Al igual que sucede en España, en Perú la mayoría de la sociedad cree vivir en un sistema democrático cuando no es así. Y al igual que sucede en España, la mayoría de la sociedad no se vuelve contra las causas de dicha situación, sino contra sus efectos, como pudo verse en las protestas del 15M, cuya consigna predominante era «no nos representan». Efectivamente, esta ausencia de representación política de la sociedad civil es un efecto del sistema electoral proporcional de listas, que es la causa, y que era desconocida por la mayoría de los participantes en dichas protestas.

Las protestas en Perú se desencadenaron a raíz de la destitución del presidente de la República, Martín Vizcarra, por el Congreso. De nuevo en este caso la indignación de la sociedad fue dirigida contra un efecto cuya causa es la ausencia de separación de poderes en la Constitución vigente en Perú. Si la Constitución peruana fuera una auténtica constitución, tendría establecida la separación de poderes, y el Congreso debería haberse disuelto al mismo tiempo que el cese del presidente, para acto seguido haber convocado unas elecciones presidenciales y otras legislativas mediante el sistema mayoritario de un diputado por cada distrito. Pero no fue así, dejando a las claras un abuso de poder del Congreso permitido por la carta magna.

Atacar los efectos desconociendo las causas lleva a soluciones ineficaces para impedirlos.
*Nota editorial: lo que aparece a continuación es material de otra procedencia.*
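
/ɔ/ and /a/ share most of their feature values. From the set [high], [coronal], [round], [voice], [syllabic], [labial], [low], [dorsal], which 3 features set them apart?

/ɔ/ is the mid back rounded lax vowel and /a/ is the low unrounded vowel. Both are [-high], [-coronal], [+voice], [+syllabic], [+dorsal]. /ɔ/ is [+labial] while /a/ is [-labial]; /ɔ/ is [+round] while /a/ is [-round]; /ɔ/ is [-low] while /a/ is [+low], so the distinguishing features are [labial], [round], [low].

[labial], [round], [low]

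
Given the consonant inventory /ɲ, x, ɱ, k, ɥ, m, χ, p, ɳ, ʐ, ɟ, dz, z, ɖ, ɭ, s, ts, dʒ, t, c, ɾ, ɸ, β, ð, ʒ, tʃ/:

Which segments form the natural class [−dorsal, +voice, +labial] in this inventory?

Eliminate segments failing any feature: /ɲ, x, k, ɥ, χ, ɟ, c/ are [+dorsal]; /p, s, ts, t, ɸ, tʃ/ are [−voice]; /ɳ, ʐ, dz, z, ɖ, ɭ, dʒ, ɾ, ð, ʒ/ are [−labial]. The remaining /ɱ, m, β/ satisfy [−dorsal], [+voice], [+labial].

ɱ, m, β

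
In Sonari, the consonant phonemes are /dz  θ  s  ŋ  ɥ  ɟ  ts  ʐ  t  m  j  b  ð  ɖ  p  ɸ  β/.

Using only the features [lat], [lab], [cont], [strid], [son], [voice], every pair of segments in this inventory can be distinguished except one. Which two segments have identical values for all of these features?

ɖ, ɟ

Both /ɖ/ and /ɟ/ are [-lateral], [-labial], [-continuant], [-strident], [-sonorant], [+voice]. Since the list omits [dorsal] — which does distinguish the voiced retroflex stop from the voiced palatal stop — this pair collapses; all other pairs remain distinct.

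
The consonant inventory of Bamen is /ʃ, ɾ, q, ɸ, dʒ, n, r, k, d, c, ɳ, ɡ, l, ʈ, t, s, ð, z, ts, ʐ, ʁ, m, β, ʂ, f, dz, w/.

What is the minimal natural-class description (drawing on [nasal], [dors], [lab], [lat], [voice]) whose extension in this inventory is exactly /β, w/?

[+voice, −nasal, +lab]

The class [+voice], [−nasal], [+labial] has exactly /β, w/ as its extension in this inventory. No smaller conjunction from the listed features achieves this: [−nasal, +labial] alone would also admit /ɸ, f/; [+voice, +labial] alone would also admit /m/; [+voice, −nasal] alone would also admit /ɾ, dʒ, r, d, …/; and checking the remaining two-feature bundles turns up none with this extension.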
El presidente del Congreso, Manuel Merino, que había pasado automáticamente a ejercer de forma provisional la presidencia de la República el 10 de noviembre, renunció a los cinco días tras graves disturbios contra su nombramiento.

La clase política ha querido apaciguar las protestas. Sin embargo, el problema de fondo seguirá existiendo porque no hay separación de poderes. Ahora se está dirimiendo en el Congreso la designación de un nuevo presidente de la República, lo que paradójicamente es lo mismo que desencadenó las protestas.

Aun así, dado que la sociedad desconoce las causas de su indignación, seguramente no habrá más protestas y se contentarán con un simple cambio de caras, pan para hoy y hambre para mañana. El abuso de poder del Congreso peruano seguirá intacto mientras no se establezca la separación entre poder legislativo y poder ejecutivo y la representación política a través de distritos electorales uninominales para el Congreso, requisitos indispensables de la democracia junto a la independencia judicial.